4. Rappeler l'ambassadeur belge d'Israël

Les pays entretiennent des relations diplomatiques les uns avec les autres par l'intermédiaire des ambassades. Ces relations sont également réglementées par des accords internationaux. Au fond, le fait que ces canaux de communication et ces accords existent est une bonne chose, même entre parties belligérantes. Autrement, comment serait-il possible de négocier concernant l’échange de prisonniers ou de préparer des négociations de paix ?

La rupture des relations diplomatiques est donc une mesure d'une grande portée. Seuls deux États, la Bolivie et le Belize, ont rompu leurs relations avec Israël. Mais notre gouvernement ne devrait pas aller aussi loin. En diplomatie, il y a d'autres façons d'exprimer son mécontentement. La première étape consiste souvent à rappeler son ambassadeur. Ce faisant, un pays envoie uns signal fort, sans immédiatement faire sauter tous les ponts. Le Chili, la Colombie, le Honduras, le Bahreïn, la Jordanie, la Turquie, le Tchad et l'Afrique du Sud ont rappelé leur ambassadeur de Tel-Aviv. Il n'y a aucune raison pour que notre pays ne suive pas leur exemple.
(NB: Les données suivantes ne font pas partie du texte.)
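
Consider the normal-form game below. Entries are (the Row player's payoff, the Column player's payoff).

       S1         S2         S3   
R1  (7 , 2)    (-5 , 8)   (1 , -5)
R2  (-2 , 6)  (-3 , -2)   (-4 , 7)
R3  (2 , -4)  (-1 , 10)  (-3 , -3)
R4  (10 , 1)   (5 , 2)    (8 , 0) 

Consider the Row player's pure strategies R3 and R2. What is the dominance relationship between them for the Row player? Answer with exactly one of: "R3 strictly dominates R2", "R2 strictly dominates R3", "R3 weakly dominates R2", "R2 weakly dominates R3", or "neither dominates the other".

R3 strictly dominates R2

R3's payoffs vs R2's, by the Column player's action — S1: 2>-2, S2: -1>-3, S3: -3>-4.
Every comparison favours R3, so R3 strictly dominates R2.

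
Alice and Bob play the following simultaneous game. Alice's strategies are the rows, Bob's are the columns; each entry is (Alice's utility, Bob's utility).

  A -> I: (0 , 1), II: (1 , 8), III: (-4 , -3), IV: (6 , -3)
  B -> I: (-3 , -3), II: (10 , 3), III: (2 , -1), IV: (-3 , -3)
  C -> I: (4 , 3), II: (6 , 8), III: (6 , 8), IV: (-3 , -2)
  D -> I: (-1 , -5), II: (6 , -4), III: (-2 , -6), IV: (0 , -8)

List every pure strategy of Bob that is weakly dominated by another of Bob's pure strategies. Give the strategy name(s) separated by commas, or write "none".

I, III, IV

I: dominated, since II does at least as well everywhere (A: 8>1, B: 3>-3, C: 8>3, D: -4>-5).
II: no other strategy beats it everywhere (I at A (8>1); III at A (8>-3); IV at A (8>-3)).
II weakly dominates III — A: 8>-3, B: 3>-1, C: 8=8, D: -4>-6.
IV is weakly dominated by I (A: 1>-3, B: -3=-3, C: 3>-2, D: -5>-8).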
Lorsque notre Premier ministre et son homologue espagnol ont appelé à un cessez-le-feu et au respect du droit de la guerre sous la pression de l'opinion publique, le gouvernement israélien a convoqué les ambassadeurs de Belgique et d’Espagne. C’est le monde à l’envers. Le Premier ministre espagnol a eu l'audace de convoquer l'ambassadeur d'Israël à Madrid, alors que De Croo s'en est prudemment tenu à une invitation à prendre un café. Ainsi, sur la scène diplomatique également, notre pays ferait bien de passer à la vitesse supérieure.